Interacting with the media at a roundtable meeting in Washington, Pakistan Prime Minister Yousuf Raza Gilani said on Monday that he needed more evidence from India about the Lashkar-e-Tayiba's involvement in the 26/11 attacks on Mumbai.
Emphatically stating that Pakistani soil would not be used for extremist activities, and particularly for attacks on neighbouring India, Gilani said, "We don't want our soil used against any country and neither would we allow somebody else's soil to be used against Pakistan."
Confirming that United States President Barack Obama had raised the issue of the LeT and its alleged role in 26/11 with him during their meeting on Sunday, Gilani said Pakistan has already banned several extremist groups and even frozen their bank accounts.
"If we have more effective evidence (on the LeT's role in 26/11), certainly they will be brought to justice," Gilani said.
Gilani's comments came a day after Foreign Secretary Nirupama Rao said that Dr Singh had, in his meeting with Obama, urged him to put pressure on Pakistan to rein in the LeT.
American officials have reportedly told Pakistan to crack down on militants inimical to India, but have simultaneously welcomed Islamabad's actions against other terror outfits, like Afghan militants and the homegrown Taliban.
Pakistan's Foreign Minister Shah Mehmood Qureshi, who was accompanying Gilani on the visit, said that diplomacy was 'the only way forward' to restore trust between Islamabad and New Delhi.
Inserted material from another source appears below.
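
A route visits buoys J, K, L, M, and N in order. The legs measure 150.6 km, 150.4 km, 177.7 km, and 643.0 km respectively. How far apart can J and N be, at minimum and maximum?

164.3 ≤ JN ≤ 1121.7 km

The maximum is all hops collinear in one direction: 150.6 + 150.4 + 177.7 + 643.0 = 1121.7.
The longest hop is 643.0; the others sum to 478.7. Folding the others back against it leaves at least 643.0 − 478.7 = 164.3.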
"We have to look beyond Mumbai. Mumbai was sad, Mumbai was tragic, but we are as much victims of terrorism as India is and so this terrorist threat becomes a common challenge," Qureshi said.
He also expressed concern about the Congress party and the Bharatiya Janata Party's attitude toward Pakistan, but added, "Prime Minister Manmohan Singh means well. We have no doubt about that."
"But the problem is that he has not been able to carry domestic politics along within the Congress party and the BJP," he said.
The BJP "has been very hawkish on him, I think unfair to him, and unfair to the region because coexistence is the most sensible way forward," Qureshi said.